To get you started, here are a few common patterns for building with itty-sockets.

Chat Room

A basic chat room with user names and message display:

chat.js
import { connect } from 'itty-sockets'

const chat = connect('my-chat', {
  as: 'Anonymous User',
  announce: true,
})

chat.on('message', ({ message, alias }) => {
  log(`${alias}: ${message}`)
})

chat.on('join', ({ alias = 'a user', users }) => {
  log(`${alias} joined (${users} online)`)
})

chat.on('leave', ({ alias = 'a user', users }) => {
  log(`${alias} left (${users} online)`)
})

Live Dashboard

Broadcast-only pattern where a server publishes data and many clients listen:

dashboard-server.js
// server-side: publish metrics every second
import { connect } from 'itty-sockets'

const feed = connect('myapp:metrics', {
  sendKey: 'server-only',
})

setInterval(() => {
  feed.send({
    cpu: getCpuUsage(),
    memory: getMemoryUsage(),
    requests: getRequestCount(),
  })
}, 1000)
dashboard-client.js
// client-side: read-only listener
import { connect } from 'itty-sockets'

const metrics = connect('myapp:metrics')

metrics.on('message', ({ message }) => {
  // message = { cpu, memory, requests }
  updateChart(message)
})

Multiplayer Cursors

Share cursor positions in real-time:

cursors.js
import { connect } from 'itty-sockets'

const room = connect('cursors', { as: 'user-1' })

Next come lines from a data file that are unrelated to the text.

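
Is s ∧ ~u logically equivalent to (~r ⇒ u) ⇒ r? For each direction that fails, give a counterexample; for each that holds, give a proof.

[⇒] Assume the antecedent. If u is true, the antecedent cannot hold. If u is false, (~r ⇒ u) ⇒ r reduces to true regardless of the other variables. Either way (~r ⇒ u) ⇒ r holds.

[⇐] This fails. Under u = F, r = F, s = F, the left side is false but the right side is true.

(⇒) holds; (⇐) fails.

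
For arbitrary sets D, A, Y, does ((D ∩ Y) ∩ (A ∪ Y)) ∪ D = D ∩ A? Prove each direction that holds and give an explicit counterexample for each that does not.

(⊆) fails; (⊇) holds.

(⊆) This inclusion fails. Take D = {1}, A = ∅, Y = ∅; then 1 ∈ ((D ∩ Y) ∩ (A ∪ Y)) ∪ D but 1 ∉ D ∩ A.

(⊇) Let x ∈ D ∩ A. Then either x ∈ D ∩ A and x ∉ Y; or x ∈ D ∩ A ∩ Y. In each case x ∈ ((D ∩ Y) ∩ (A ∪ Y)) ∪ D, so D ∩ A ⊆ ((D ∩ Y) ∩ (A ∪ Y)) ∪ D.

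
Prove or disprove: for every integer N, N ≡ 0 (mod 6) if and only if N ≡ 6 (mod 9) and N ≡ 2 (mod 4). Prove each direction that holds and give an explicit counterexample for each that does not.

Not equivalent: only (⇐) holds.

(→) This fails: N = 0 gives 0 ≡ 0 (mod 6) but 0 ≡ 0 (mod 9), so the conjunction on the right does not hold.

(←) Conversely, if N ≡ 6 (mod 9) and N ≡ 2 (mod 4), then by the Chinese remainder theorem N ≡ 6 (mod 36). Since 6 ≡ 0 (mod 6) and 6 ∣ 36, we get N ≡ 0 (mod 6).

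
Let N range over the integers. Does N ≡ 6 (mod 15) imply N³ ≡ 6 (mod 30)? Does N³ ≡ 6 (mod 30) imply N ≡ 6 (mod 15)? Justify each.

The forward direction fails; the converse holds.

(⇒) This fails: take N = 21. Then 21 ≡ 6 (mod 15), but 21³ = 9261 ≡ 21 (mod 30), not 6.

(⇐) Conversely, the residues r modulo 30 with r³ ≡ 6 (mod 30) are exactly {6}, and each is ≡ 6 (mod 15).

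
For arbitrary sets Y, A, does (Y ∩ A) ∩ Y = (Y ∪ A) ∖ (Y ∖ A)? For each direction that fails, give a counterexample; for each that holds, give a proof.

Only the forward inclusion holds.

Reverse inclusion. This inclusion fails. Take Y = ∅, A = {1}; then 1 ∈ (Y ∪ A) ∖ (Y ∖ A) but 1 ∉ (Y ∩ A) ∩ Y.

Forward inclusion. Let x ∈ (Y ∩ A) ∩ Y. Then x ∈ Y ∩ A, from which x ∈ (Y ∪ A) ∖ (Y ∖ A).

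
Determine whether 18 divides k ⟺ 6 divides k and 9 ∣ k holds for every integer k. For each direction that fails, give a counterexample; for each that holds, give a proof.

(⟹) If 18 ∣ k, write k = 18q. Since 18 = 3·6, k = 6·(3q), so 6 ∣ k; and since 18 = 2·9, k = 9·(2q), so 9 ∣ k.

(⟸) Suppose 6 ∣ k and 9 ∣ k. Any common multiple of 6 and 9 is a multiple of their lcm; here lcm(6, 9) = 6·9/gcd(6, 9) = 54/3 = 18, so 18 ∣ k.

Both implications hold.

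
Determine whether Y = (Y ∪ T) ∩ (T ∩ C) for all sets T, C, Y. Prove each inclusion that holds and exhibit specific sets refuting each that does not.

Both inclusions fail.

(⟹) This inclusion fails. Take T = ∅, C = ∅, Y = {1}; then 1 ∈ Y but 1 ∉ (Y ∪ T) ∩ (T ∩ C).

(⟸) This inclusion fails. Take T = {1}, C = {1}, Y = ∅; then 1 ∈ (Y ∪ T) ∩ (T ∩ C) but 1 ∉ Y.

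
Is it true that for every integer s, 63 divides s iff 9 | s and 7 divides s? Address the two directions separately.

Both directions hold; the statement is true.

(→) If 63 ∣ s, write s = 63q. Since 63 = 7·9, s = 9·(7q), so 9 ∣ s; and since 63 = 9·7, s = 7·(9q), so 7 ∣ s.

(←) Suppose 9 ∣ s and 7 ∣ s. Any common multiple of 9 and 7 is a multiple of their lcm; here gcd(9, 7) = 1, so lcm(9, 7) = 9·7 = 63, so 63 ∣ s.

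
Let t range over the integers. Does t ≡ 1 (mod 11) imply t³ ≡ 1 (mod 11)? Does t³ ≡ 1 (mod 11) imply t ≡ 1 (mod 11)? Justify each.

[⇒] Suppose t ≡ 1 (mod 11). Write t = 11j + 1. Then (11j + 1)³ = 1331j³ + 363j² + 33j + 1 = 11(121j³ + 33j² + 3j) + 1, so t³ ≡ 1 (mod 11).

[⇐] For the converse, argue contrapositively. If t ≢ 1 (mod 11), then t is congruent to one of 0, 2, 3, 4, 5, 6, 7, 8, 9, 10 modulo 11, and these give t³ ≡ 0, 8, 5, 9, 4, 7, 2, 6, 3, 10 respectively — never 1.

Both directions hold; the statement is true.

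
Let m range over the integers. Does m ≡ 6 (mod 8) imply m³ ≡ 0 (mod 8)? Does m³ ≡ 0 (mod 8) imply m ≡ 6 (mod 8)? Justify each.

The forward direction holds; the converse fails.

(←) This fails: take m = 0. Then 0³ = 0 ≡ 0 (mod 8), yet 0 ≡ 0 (mod 8), not 6.

(→) Suppose m ≡ 6 (mod 8). Write m = 8j + 6. Then (8j + 6)³ = 512j³ + 1152j² + 864j + 216 = 8(64j³ + 144j² + 108j + 27) + 0, so m³ ≡ 0 (mod 8).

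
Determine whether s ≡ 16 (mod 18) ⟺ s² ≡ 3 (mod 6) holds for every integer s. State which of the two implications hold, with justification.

(⇒) fails and (⇐) fails.

[⇒] This fails: take s = 16. Then 16 ≡ 16 (mod 18), but 16² = 256 ≡ 4 (mod 6), not 3.

[⇐] This fails: take s = 3. Then 3² = 9 ≡ 3 (mod 6), yet 3 ≡ 3 (mod 18), not 16.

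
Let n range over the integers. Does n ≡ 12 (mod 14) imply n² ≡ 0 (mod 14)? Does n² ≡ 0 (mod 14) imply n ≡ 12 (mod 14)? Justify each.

(⇒) This fails: take n = 12. Then 12 ≡ 12 (mod 14), but 12² = 144 ≡ 4 (mod 14), not 0.

(⇐) This fails: take n = 0. Then 0² = 0 ≡ 0 (mod 14), yet 0 ≡ 0 (mod 14), not 12.

Neither implication holds.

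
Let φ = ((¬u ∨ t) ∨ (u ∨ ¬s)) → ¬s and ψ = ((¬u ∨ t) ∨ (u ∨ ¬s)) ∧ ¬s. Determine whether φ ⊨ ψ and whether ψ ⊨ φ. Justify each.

Equivalent; both directions hold.

(→) Assume the antecedent. If t is true, the antecedent forces (t = T, s = F, u = F) or (t = T, s = F, u = T), and ((¬u ∨ t) ∨ (u ∨ ¬s)) ∧ ¬s holds there. If t is false, the antecedent forces (t = F, s = F, u = F) or (t = F, s = F, u = T), and ((¬u ∨ t) ∨ (u ∨ ¬s)) ∧ ¬s holds there. Either way ((¬u ∨ t) ∨ (u ∨ ¬s)) ∧ ¬s holds.

(←) Assume the antecedent. If t is true, the antecedent forces (t = T, s = F, u = F) or (t = T, s = F, u = T), and ((¬u ∨ t) ∨ (u ∨ ¬s)) → ¬s holds there. If t is false, the antecedent forces (t = F, s = F, u = F) or (t = F, s = F, u = T), and ((¬u ∨ t) ∨ (u ∨ ¬s)) → ¬s holds there. Either way ((¬u ∨ t) ∨ (u ∨ ¬s)) → ¬s holds.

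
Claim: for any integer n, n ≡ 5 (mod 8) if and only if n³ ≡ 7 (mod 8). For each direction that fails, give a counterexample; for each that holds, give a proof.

(⇒) This fails: take n = 5. Then 5 ≡ 5 (mod 8), but 5³ = 125 ≡ 5 (mod 8), not 7.

(⇐) This fails: take n = 7. Then 7³ = 343 ≡ 7 (mod 8), yet 7 ≡ 7 (mod 8), not 5.

Both directions fail.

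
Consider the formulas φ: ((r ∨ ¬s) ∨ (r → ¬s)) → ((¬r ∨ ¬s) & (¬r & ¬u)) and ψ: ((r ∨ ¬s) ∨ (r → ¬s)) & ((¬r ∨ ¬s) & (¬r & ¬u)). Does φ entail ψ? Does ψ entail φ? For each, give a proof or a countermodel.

(→) Assume the antecedent. If u is true, the antecedent cannot hold. If u is false, the antecedent forces (u = F, s = F, r = F) or (u = F, s = T, r = F), and the consequent holds there. Either way the consequent holds.

(←) Assume the antecedent. If u is true, the antecedent cannot hold. If u is false, the antecedent forces (u = F, s = F, r = F) or (u = F, s = T, r = F), and the consequent holds there. Either way the consequent holds.

Both directions hold; the statement is true.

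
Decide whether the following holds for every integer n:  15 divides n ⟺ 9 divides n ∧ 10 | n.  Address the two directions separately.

Only the converse holds.

(⟹) This fails: take n = 15. Certainly 15 ∣ 15, but 9 ∤ 15.

(⟸) Suppose 9 ∣ n and 10 ∣ n. Any common multiple of 9 and 10 is a multiple of their lcm; here gcd(9, 10) = 1, so lcm(9, 10) = 9·10 = 90, so 90 ∣ n. Since 15 ∣ 90, it follows that 15 ∣ n.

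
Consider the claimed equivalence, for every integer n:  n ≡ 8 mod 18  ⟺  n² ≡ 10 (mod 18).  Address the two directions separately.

Only the forward implication holds.

Forward direction. Suppose n ≡ 8 mod 18. Write n = 18j + 8. Then (18j + 8)² = 324j² + 288j + 64 = 18(18j² + 16j + 3) + 10, so n² ≡ 10 (mod 18).

Converse. This fails: take n = 10. Then 10² = 100 ≡ 10 (mod 18), yet 10 ≡ 10 (mod 18), not 8.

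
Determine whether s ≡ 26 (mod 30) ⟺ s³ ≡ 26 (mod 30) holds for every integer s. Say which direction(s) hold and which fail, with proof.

Equivalent; both directions hold.

(⟸) Suppose s³ ≡ 26 (mod 30). The only residue r in {0, …, 29} with r³ ≡ 26 (mod 30) is r = 26, so s ≡ 26 (mod 30).

(⟹) Suppose s ≡ 26 (mod 30). Write s = 30j + 26. Then (30j + 26)³ = 27000j³ + 70200j² + 60840j + 17576 = 30(900j³ + 2340j² + 2028j + 585) + 26, so s³ ≡ 26 (mod 30).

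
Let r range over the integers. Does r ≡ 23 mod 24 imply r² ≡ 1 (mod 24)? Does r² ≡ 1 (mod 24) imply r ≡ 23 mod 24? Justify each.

Only the forward implication holds.

(⇒) Suppose r ≡ 23 mod 24. Write r = 24j + 23. Then (24j + 23)² = 576j² + 1104j + 529 = 24(24j² + 46j + 22) + 1, so r² ≡ 1 (mod 24).

(⇐) This fails: take r = 1. Then 1² = 1 ≡ 1 (mod 24), yet 1 ≡ 1 (mod 24), not 23.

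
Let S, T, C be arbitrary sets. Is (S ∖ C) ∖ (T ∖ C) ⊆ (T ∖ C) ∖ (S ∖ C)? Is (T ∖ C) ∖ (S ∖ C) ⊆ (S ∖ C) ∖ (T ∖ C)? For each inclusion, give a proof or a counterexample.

Neither inclusion holds.

Forward inclusion. This inclusion fails. Take S = {1}, T = ∅, C = ∅; then 1 ∈ (S ∖ C) ∖ (T ∖ C) but 1 ∉ (T ∖ C) ∖ (S ∖ C).

Reverse inclusion. This inclusion fails. Take S = ∅, T = {1}, C = ∅; then 1 ∈ (T ∖ C) ∖ (S ∖ C) but 1 ∉ (S ∖ C) ∖ (T ∖ C).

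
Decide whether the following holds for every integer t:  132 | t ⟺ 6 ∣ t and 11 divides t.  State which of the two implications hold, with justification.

(⟹) If 132 ∣ t, write t = 132q. Since 132 = 22·6, t = 6·(22q), so 6 ∣ t; and since 132 = 12·11, t = 11·(12q), so 11 ∣ t.

(⟸) This fails: take t = 66. Both 6 ∣ 66 and 11 ∣ 66, yet 66 is not a multiple of 132 (since 66 = 0·132 + 66), so 132 ∤ 66.

(⇒) holds; (⇐) fails.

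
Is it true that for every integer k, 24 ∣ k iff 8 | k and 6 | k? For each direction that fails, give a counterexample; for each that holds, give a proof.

Forward direction. If 24 ∣ k, write k = 24q. Since 24 = 3·8, k = 8·(3q), so 8 ∣ k; and since 24 = 4·6, k = 6·(4q), so 6 ∣ k.

Converse. Suppose 8 ∣ k and 6 ∣ k. Any common multiple of 8 and 6 is a multiple of their lcm; here lcm(8, 6) = 8·6/gcd(8, 6) = 48/2 = 24, so 24 ∣ k.

Both implications hold.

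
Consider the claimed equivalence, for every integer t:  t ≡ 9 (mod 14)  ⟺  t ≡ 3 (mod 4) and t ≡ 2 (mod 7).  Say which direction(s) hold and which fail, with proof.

(⟹) This fails: t = 9 gives 9 ≡ 9 (mod 14) but 9 ≡ 1 (mod 4), so the conjunction on the right does not hold.

(⟸) Conversely, if t ≡ 3 (mod 4) and t ≡ 2 (mod 7), then by the Chinese remainder theorem t ≡ 23 (mod 28). Since 23 ≡ 9 (mod 14) and 14 ∣ 28, we get t ≡ 9 (mod 14).

The forward direction fails; the converse holds.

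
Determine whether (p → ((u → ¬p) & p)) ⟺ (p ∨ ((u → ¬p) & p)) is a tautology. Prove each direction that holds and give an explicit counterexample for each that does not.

Neither direction holds.

(⇒) This fails. Under u = F, p = F, the left side is true but the right side is false.

(⇐) This fails. Under u = T, p = T, the left side is false but the right side is true.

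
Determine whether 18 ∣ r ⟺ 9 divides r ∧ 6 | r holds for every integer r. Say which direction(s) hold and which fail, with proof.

Both implications hold.

(⇒) If 18 ∣ r, write r = 18q. Since 18 = 2·9, r = 9·(2q), so 9 ∣ r; and since 18 = 3·6, r = 6·(3q), so 6 ∣ r.

(⇐) Suppose 9 ∣ r and 6 ∣ r. Any common multiple of 9 and 6 is a multiple of their lcm; here lcm(9, 6) = 9·6/gcd(9, 6) = 54/3 = 18, so 18 ∣ r.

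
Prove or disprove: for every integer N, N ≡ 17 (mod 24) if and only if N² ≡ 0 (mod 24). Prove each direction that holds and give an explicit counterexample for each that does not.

Neither implication holds.

(⟹) This fails: take N = 17. Then 17 ≡ 17 (mod 24), but 17² = 289 ≡ 1 (mod 24), not 0.

(⟸) This fails: take N = 0. Then 0² = 0 ≡ 0 (mod 24), yet 0 ≡ 0 (mod 24), not 17.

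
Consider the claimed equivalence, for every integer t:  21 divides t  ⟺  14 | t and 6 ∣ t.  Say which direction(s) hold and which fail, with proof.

(⇒) This fails: take t = 21. Certainly 21 ∣ 21, but 14 ∤ 21.

(⇐) Suppose 14 ∣ t and 6 ∣ t. Any common multiple of 14 and 6 is a multiple of their lcm; here lcm(14, 6) = 14·6/gcd(14, 6) = 84/2 = 42, so 42 ∣ t. Since 21 ∣ 42, it follows that 21 ∣ t.

Not equivalent: only (⇐) holds.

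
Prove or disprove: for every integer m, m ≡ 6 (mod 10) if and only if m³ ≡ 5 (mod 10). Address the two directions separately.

Neither direction holds.

(⟹) This fails: take m = 6. Then 6 ≡ 6 (mod 10), but 6³ = 216 ≡ 6 (mod 10), not 5.

(⟸) This fails: take m = 5. Then 5³ = 125 ≡ 5 (mod 10), yet 5 ≡ 5 (mod 10), not 6.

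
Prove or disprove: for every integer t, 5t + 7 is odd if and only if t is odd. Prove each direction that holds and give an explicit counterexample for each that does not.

Neither implication holds.

[⇒] This fails: t = 2 gives 5t + 7 = 17, which is odd, but 2 is even, not odd.

[⇐] This also fails: t = 7 is odd, but 5t + 7 = 42 is even, not odd.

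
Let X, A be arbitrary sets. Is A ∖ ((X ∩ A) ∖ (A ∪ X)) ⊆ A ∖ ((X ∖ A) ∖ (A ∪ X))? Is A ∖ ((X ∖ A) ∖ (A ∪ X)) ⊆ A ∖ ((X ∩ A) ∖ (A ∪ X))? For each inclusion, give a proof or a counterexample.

(⟹) Let x ∈ A ∖ ((X ∩ A) ∖ (A ∪ X)). Then either x ∈ A and x ∉ X; or x ∈ X ∩ A. In each case x ∈ A ∖ ((X ∖ A) ∖ (A ∪ X)), so A ∖ ((X ∩ A) ∖ (A ∪ X)) ⊆ A ∖ ((X ∖ A) ∖ (A ∪ X)).

(⟸) Let x ∈ A ∖ ((X ∖ A) ∖ (A ∪ X)). Then either x ∈ A and x ∉ X; or x ∈ X ∩ A. In each case x ∈ A ∖ ((X ∩ A) ∖ (A ∪ X)), so A ∖ ((X ∖ A) ∖ (A ∪ X)) ⊆ A ∖ ((X ∩ A) ∖ (A ∪ X)).

Both inclusions hold; the sets are equal.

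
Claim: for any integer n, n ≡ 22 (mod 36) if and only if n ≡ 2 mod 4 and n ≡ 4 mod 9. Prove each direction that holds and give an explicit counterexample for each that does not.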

// broadcast cursor position
document.addEventListener('mousemove', (e) => {
  room.send({ x: e.clientX, y: e.clientY })
})

// render other cursors
room.on('message', ({ message, alias }) => {
  moveCursor(alias, message.x, message.y)
})

This is an incomplete example. You'll need to debounce/throttle events like mousemove to prevent getting forcibly disconnected.

Ephemeral Private Room

Create a private room on the fly without a namespace reservation:

private-room.js
import { connect } from 'itty-sockets'

// generate a random room + key
const room = 'room-' + Math.random().toString(36).slice(2)
const key  = crypto.randomUUID()

// first joiner sets the key
const channel = connect(room, { joinKey: key })

// share room + key with friends (URL, QR, etc.)
console.log(`Join: ${room} with key ${key}`)

The room and keys are ephemeral — they only exist while someone is connected. Once everyone leaves, the room is destroyed.

We could have skipped the joinKey entirely, since a random channel name is effectively just as secure.